Chainalysis attributes the robust performance of the Hong Kong crypto market to its active over-the-counter (OTC) market. This OTC market is instrumental in facilitating large transfers, particularly for institutional investors and high-net-worth individuals.

In the past year, institutional transactions, defined as those exceeding $10 million, accounted for 46.8 percent of crypto trades in Hong Kong. On the other hand, retail transactions, or trades below $10,000, made up 4 percent of the total, which is slightly below the global average of 4.7 percent.

Since October of the previous year, Hong Kong has introduced regulations allowing for retail crypto trading within a regulated framework. The country has also unveiled policies and plans for new virtual asset regulations. These steps reflect Hong Kong’s efforts to nurture the crypto industry by offering strong investor protections and permitting licensed exchanges to provide crypto services to retail investors.

Hong Kong’s Progressive Stance on Cryptocurrency Contrasts Mainland China’s Approach

In 2021, Hong Kong took the lead among major Asian economies by announcing plans to license and regulate crypto exchanges. This move occurred in the same year that China instituted a ban on crypto transactions on the mainland. Despite this, several local courts in China have ruled that cryptocurrency should receive legal protection as property.

In stark contrast to the broader crackdown on cryptocurrency trading and mining in mainland China, Hong Kong has welcomed crypto firms with open arms this year. The city has gone so far as to encourage banks to collaborate with them actively.

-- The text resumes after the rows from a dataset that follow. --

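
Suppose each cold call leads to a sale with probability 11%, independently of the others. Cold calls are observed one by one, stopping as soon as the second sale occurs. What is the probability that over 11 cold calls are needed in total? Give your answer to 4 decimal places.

Needing more than 11 cold calls ⇔ fewer than 2 successes in the first 11. With X ~ Binomial(11, 0.11), P(Y > 11) = P(X ≤ 1).
  k=0: C(11,0)·0.11^0·0.89^11 = 0.277517
  k=1: C(11,1)·0.11^1·0.89^10 = 0.377299
P(X ≤ 1) = 0.654816

0.6548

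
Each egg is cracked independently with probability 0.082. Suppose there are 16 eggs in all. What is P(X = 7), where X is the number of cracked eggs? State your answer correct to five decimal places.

X ~ Binomial(n=16, p=0.082).
P(X=7) = C(16,7) · p^7 · (1−p)^9
= 11440 · 2.4929e-08 · 0.463 = 0.0001320

0.00013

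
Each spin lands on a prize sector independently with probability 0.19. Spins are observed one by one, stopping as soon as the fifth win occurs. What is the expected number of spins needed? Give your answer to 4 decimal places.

26.3158

Y = total spins until the fifth success; negative binomial with r=5, p=0.19.
E[Y] = r / p = 5 / 0.19 = 26.315789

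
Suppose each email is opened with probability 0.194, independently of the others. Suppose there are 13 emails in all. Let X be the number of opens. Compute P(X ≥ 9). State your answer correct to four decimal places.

X ~ Binomial(13, 0.194); P(X ≥ 9) = Σ C(13,k) p^k (1−p)^(13−k) over k:
  k=9: C(13,9)·0.194^9·0.806^4 = 0.000117
  k=10: C(13,10)·0.194^10·0.806^3 = 0.000011
  k=11: C(13,11)·0.194^11·0.806^2 = 0.000001
  k=12: C(13,12)·0.194^12·0.806^1 = 0.000000
  k=13: C(13,13)·0.194^13·0.806^0 = 0.000000
Total = 0.000130

0.0001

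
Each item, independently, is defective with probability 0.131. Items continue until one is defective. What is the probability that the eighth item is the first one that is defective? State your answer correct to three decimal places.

Geometric (trials to first success), p = 0.131.
P(Y = 8) = (1−p)^7 · p = 0.37423 · 0.131 = 0.04902

0.049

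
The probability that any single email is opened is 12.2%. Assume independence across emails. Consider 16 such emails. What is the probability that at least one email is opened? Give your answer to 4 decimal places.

P(at least one) = 1 − P(none) = 1 − (1 − 0.122)^16
= 1 − 0.124713 = 0.875287

0.8753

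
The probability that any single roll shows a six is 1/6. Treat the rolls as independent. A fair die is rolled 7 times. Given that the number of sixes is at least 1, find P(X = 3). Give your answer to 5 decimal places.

X ~ Binomial(7, 0.166667). Want P(X=3 | X≥1) = P(X=3) / P(X≥1).
P(X=3) = C(7,3)·0.166667^3·0.833333^4 = 0.0781429
P(X≥1) = 1 − 0.2790816 = 0.7209184
Ratio = 0.0781429 / 0.7209184 = 0.1083935

0.10839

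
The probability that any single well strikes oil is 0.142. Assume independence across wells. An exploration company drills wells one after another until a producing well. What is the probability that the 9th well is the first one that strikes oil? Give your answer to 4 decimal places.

0.0417

Geometric (trials to first success), p = 0.142.
P(Y = 9) = (1−p)^8 · p = 0.2937 · 0.142 = 0.041705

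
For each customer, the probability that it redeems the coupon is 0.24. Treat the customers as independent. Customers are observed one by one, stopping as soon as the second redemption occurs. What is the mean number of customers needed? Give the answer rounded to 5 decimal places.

8.33333

Y = total customers until the second success; negative binomial with r=2, p=0.24.
E[Y] = r / p = 2 / 0.24 = 8.3333333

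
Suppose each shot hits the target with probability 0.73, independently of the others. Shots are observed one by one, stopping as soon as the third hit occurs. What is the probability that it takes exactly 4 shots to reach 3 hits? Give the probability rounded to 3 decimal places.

0.315

Y = trial on which the third success occurs; negative binomial, r=3, p=0.73.
P(Y=4) = C(3,2) · p^3 · (1−p)^1
= 3 · 0.38902 · 0.27 = 0.31510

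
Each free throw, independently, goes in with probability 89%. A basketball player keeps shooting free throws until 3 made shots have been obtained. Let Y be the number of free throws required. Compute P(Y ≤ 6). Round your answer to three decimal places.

Finishing within 6 free throws ⇔ at least 3 successes in the first 6. With X ~ Binomial(6, 0.89), P(Y ≤ 6) = 1 − P(X ≤ 2).
  k=0: C(6,0)·0.89^0·0.11^6 = 0.00000
  k=1: C(6,1)·0.89^1·0.11^5 = 0.00009
  k=2: C(6,2)·0.89^2·0.11^4 = 0.00174
1 − 0.00183 = 0.99817

0.998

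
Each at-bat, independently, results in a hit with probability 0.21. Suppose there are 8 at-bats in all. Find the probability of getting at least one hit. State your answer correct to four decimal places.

P(at least one) = 1 − P(none) = 1 − (1 − 0.21)^8
= 1 − 0.151711 = 0.848289

0.8483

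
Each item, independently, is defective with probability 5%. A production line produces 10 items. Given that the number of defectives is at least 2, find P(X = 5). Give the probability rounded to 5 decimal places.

X ~ Binomial(10, 0.05). Want P(X=5 | X≥2) = P(X=5) / P(X≥2).
P(X=5) = C(10,5)·0.05^5·0.95^5 = 0.0000609
P(X≥2) = 1 − 0.5987369 − 0.3151247 = 0.0861384
Ratio = 0.0000609 / 0.0861384 = 0.0007074

0.00071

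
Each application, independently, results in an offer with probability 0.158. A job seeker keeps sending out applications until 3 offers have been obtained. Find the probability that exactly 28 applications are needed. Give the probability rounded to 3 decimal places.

Y = trial on which the third success occurs; negative binomial, r=3, p=0.158.
P(Y=28) = C(27,2) · p^3 · (1−p)^25
= 351 · 0.0039443 · 0.013577 = 0.01880

0.019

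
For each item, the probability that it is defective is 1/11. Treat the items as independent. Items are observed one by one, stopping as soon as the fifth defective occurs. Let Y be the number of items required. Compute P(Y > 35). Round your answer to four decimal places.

0.7911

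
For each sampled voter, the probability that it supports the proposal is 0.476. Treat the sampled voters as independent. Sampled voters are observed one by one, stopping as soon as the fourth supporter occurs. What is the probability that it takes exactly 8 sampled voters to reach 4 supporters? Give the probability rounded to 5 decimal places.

Y = trial on which the fourth success occurs; negative binomial, r=4, p=0.476.
P(Y=8) = C(7,3) · p^4 · (1−p)^4
= 35 · 0.051337 · 0.075392 = 0.1354631

0.13546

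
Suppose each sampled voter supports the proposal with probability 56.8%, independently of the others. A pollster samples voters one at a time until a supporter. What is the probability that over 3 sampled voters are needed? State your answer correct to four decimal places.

0.0806

Y = number of sampled voters to the first success; geometric, p = 0.568.
P(Y > 3) = P(first 3 all fail) = (1−p)^3 = 0.080622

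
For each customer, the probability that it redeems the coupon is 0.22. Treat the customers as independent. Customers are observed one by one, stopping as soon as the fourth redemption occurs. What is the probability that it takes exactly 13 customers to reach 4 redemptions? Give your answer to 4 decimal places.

Y = trial on which the fourth success occurs; negative binomial, r=4, p=0.22.
P(Y=13) = C(12,3) · p^4 · (1−p)^9
= 220 · 0.0023426 · 0.10687 = 0.055076

0.0551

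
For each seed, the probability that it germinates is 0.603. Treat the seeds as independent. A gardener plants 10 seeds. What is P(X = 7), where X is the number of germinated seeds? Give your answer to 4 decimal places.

0.2177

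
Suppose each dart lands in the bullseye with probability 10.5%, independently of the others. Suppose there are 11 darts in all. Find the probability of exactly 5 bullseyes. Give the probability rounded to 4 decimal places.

0.0030

X ~ Binomial(n=11, p=0.105).
P(X=5) = C(11,5) · p^5 · (1−p)^6
= 462 · 1.2763e-05 · 0.51397 = 0.003031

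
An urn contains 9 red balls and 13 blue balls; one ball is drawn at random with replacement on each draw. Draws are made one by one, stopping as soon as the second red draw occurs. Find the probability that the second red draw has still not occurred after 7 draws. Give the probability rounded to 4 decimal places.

0.1471

Needing more than 7 draws ⇔ fewer than 2 successes in the first 7. With X ~ Binomial(7, 0.409091), P(Y > 7) = P(X ≤ 1).
  k=0: C(7,0)·0.409091^0·0.590909^7 = 0.025156
  k=1: C(7,1)·0.409091^1·0.590909^6 = 0.121911
P(X ≤ 1) = 0.147067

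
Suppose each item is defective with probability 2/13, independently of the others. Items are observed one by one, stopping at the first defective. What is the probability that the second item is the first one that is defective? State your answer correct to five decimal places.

Geometric (trials to first success), p = 0.153846.
P(Y = 2) = (1−p)^1 · p = 0.84615 · 0.153846 = 0.1301775

0.13018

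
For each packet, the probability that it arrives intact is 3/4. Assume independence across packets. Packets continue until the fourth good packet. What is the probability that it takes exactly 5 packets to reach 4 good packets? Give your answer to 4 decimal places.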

In October 2022, Hong Kong authorities issued policy statements regarding cryptocurrencies with the aim of cementing its position as a global financial hub. Then, in December, the Legislative Council of Hong Kong approved an amendment establishing a comprehensive licensing framework for virtual asset service providers, which came into effect in June.

Chainalysis suggests that Hong Kong’s progressive approach to crypto regulations could influence crypto activity in the broader East Asia region. Given its status as a significant financial hub, Hong Kong’s crypto-friendly policies could make it a more appealing destination for crypto businesses and investors. Moreover, this could set a positive example for other countries in the region, encouraging them to adopt similar crypto-friendly regulations.